Well, at least the technique may result interesting, unfortunately without ES5 it's not possible to reproduce the same behavior without knowing in advance all possible keys part of the native prototype (it's possible for user defined ones tho)

5 comments:

  1. But why? Why don't you just use array generics? I mean, if you want to iterate you can write Array.forEach(document.getElementsByTagName('*'), function(){...})

    I've seen this many times - people are trying to convert a collection into array just for iterating or filtering or mapping. But in 98% of cases we can do it without "arrayifying"

    ReplyDelete
  2. we can do without arrayifing 100% of the time, the point is a bit different and some browser has forEach in the proto, but no public static Array.forEach

    ReplyDelete
  3. If browser yet doesn't support Array.forEach it is a good reason to implement it.

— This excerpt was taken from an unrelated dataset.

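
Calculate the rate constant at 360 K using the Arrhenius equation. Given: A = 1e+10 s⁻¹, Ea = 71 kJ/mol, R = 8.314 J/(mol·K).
4.99e-01 s⁻¹

k = A·exp(-Ea/(R·T)) = 1e+10·exp(-71000/(8.314·360)) = 1e+10·exp(-23.7217) = 1e+10·4.9865e-11 = 4.99e-01 s⁻¹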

    >the point is a bit different
    well, then, what is the point? I'm not arguing - I'm just trying to find out your position.

    ReplyDelete
  4. The point is that we don't necessary need to inherit Array.prototype, impossible without loosing current __proto__ for natives.
    We can always attach directly Array.prototype methods if the object has not been frozen, so this is a proposed solution to do it once and in the fastest possible way.
    Every constructor, native or not, could be used to duck type any kind of object then and:
    1. performances will be better for each call, no lookup for the proto, simply access to object properties
    2. the code is lazy evaluated and compact, so we have a huge new possibility without compromising code size
    This was about "Constructorification", the Arrayification is only one part of the story :-)

    ReplyDelete
  5. Oh, I see. Thank you for clarification.